For Mnangagwa’s government, the timing could not be better. The deal aligns neatly with his Vision 2030 national development plan to industrialize Zimbabwe and create jobs. Presidential Investment Advisor Dr. Paul Tungwarara, who helped facilitate the engagement, spoke of the visit as a long-awaited opportunity: “We are now handling the final logistical preparations … to ensure this engagement leads to tangible, long-term investment,” he said, underscoring that this time, the government was personally invested in turning talks into delivery.
Dangote himself was candid about why he chose Zimbabwe now. Reflecting on his unsuccessful previous attempts in 2015 and 2018, he said: “There’s been quite a lot of change between when we came and now. The government is solid … When you look at what His Excellency has done in turning the economy around, that gave us the confidence … this is the right time for us to come and invest.” He framed his return as a form of national examination: “When you pass an exam … people have to come and give you a good mark. His Excellency has passed that exam … that’s why we’re here … to give him a very big mark.”
The deal, as laid out, promises tangible benefits for Zimbabwe—perhaps even transformative ones. The cement factory could reduce Zimbabwe’s dependence on imports, saving the country millions annually and feeding into its massive reconstruction needs. The power plant, powered by coal, could contribute to easing the country’s chronic energy shortages. And the pipeline, if built, would not only secure product flow but also embed Zimbabwe into a broader southern African energy corridor.
One of the more unexpected but critical parts of the agreement is in fertilisers. Zimbabwean officials note that Dangote recognizes the country’s agricultural potential and sees investment in fertiliser production as a way to support regional food security. By helping strengthen agribusiness, this deal could boost Zimbabwe’s export competitiveness and potentially create ripple effects through rural economies.
Behind the scenes, the deal was carefully orchestrated. Local business facilitators played a major role. Journalist-turned-investment broker Josephine Mahachi who was involved in Dangote’s earlier attempt emerged as a key intermediary. She described her role as “humbling,” adding that the renewed engagement involved direct dialogue with State House through Tungwarara. Financial advisory firm Bard Santner Markets Inc., led by CEO Senziwani Sikhosana, backed the negotiations, showing how Zimbabwe’s financial sector is leaning into industrial diplomacy.
Not everyone is blind to the risks, though. Skeptics note that Dangote’s earlier Zimbabwe forays fell apart under unclear conditions. In 2015, for instance, what appeared to be a concrete deal to develop coal-fired power collapsed amid reports of bureaucratic delays and a lack of cost-reflective tariffs. There remains a question of whether this time, the structures will hold up once the grand vision meets ground reality.

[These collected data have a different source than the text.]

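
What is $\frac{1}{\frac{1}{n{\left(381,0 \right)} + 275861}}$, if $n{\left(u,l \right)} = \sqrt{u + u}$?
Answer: $275861 + \sqrt{762} \approx 2.7589 \cdot 10^{5}$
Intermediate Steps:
$n{\left(u,l \right)} = \sqrt{2} \sqrt{u}$ ($n{\left(u,l \right)} = \sqrt{2 u} = \sqrt{2} \sqrt{u}$)
$\frac{1}{\frac{1}{n{\left(381,0 \right)} + 275861}} = \frac{1}{\frac{1}{\sqrt{2} \sqrt{381} + 275861}} = \frac{1}{\frac{1}{\sqrt{762} + 275861}} = \frac{1}{\frac{1}{275861 + \sqrt{762}}} = 275861 + \sqrt{762}$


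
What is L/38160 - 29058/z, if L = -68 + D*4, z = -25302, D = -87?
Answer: 11440913/10057545 ≈ 1.1375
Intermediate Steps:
L = -416 (L = -68 - 87*4 = -68 - 348 = -416)
L/38160 - 29058/z = -416/38160 - 29058/(-25302) = -416*1/38160 - 29058*(-1/25302) = -26/2385 + 4843/4217 = 11440913/10057545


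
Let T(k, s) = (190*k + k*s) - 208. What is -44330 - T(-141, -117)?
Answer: -33829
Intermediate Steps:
T(k, s) = -208 + 190*k + k*s
-44330 - T(-141, -117) = -44330 - (-208 + 190*(-141) - 141*(-117)) = -44330 - (-208 - 26790 + 16497) = -44330 - 1*(-10501) = -44330 + 10501 = -33829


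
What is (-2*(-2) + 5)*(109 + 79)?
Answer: 1692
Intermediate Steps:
(-2*(-2) + 5)*(109 + 79) = (4 + 5)*188 = 9*188 = 1692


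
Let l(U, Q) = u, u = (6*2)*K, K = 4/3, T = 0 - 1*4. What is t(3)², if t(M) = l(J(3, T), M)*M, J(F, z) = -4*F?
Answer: 2304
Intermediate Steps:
T = -4 (T = 0 - 4 = -4)
K = 4/3 (K = 4*(⅓) = 4/3 ≈ 1.3333)
u = 16 (u = (6*2)*(4/3) = 12*(4/3) = 16)
l(U, Q) = 16
t(M) = 16*M
t(3)² = (16*3)² = 48² = 2304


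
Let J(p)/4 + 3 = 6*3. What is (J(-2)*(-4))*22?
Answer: -5280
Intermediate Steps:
J(p) = 60 (J(p) = -12 + 4*(6*3) = -12 + 4*18 = -12 + 72 = 60)
(J(-2)*(-4))*22 = (60*(-4))*22 = -240*22 = -5280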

Yet, for many Zimbabweans, Dangote’s presence represents a vote of confidence, not only in the Zimbabwean economy, but in Mnangagwa’s ability to deliver real change. “The richest man in Africa is coming to Zimbabwe at the personal invitation of President Mnangagwa … We are keen to ensure that he makes a significant investment … and avoid what happened during his previous visit,” advised Tungwarara. If Dangote fulfills even half his vision for Zimbabwe, it could herald a new era: industrial growth, energy security, and real jobs. But for now, the world watches as signs become contracts and contracts, if kept, become legacy.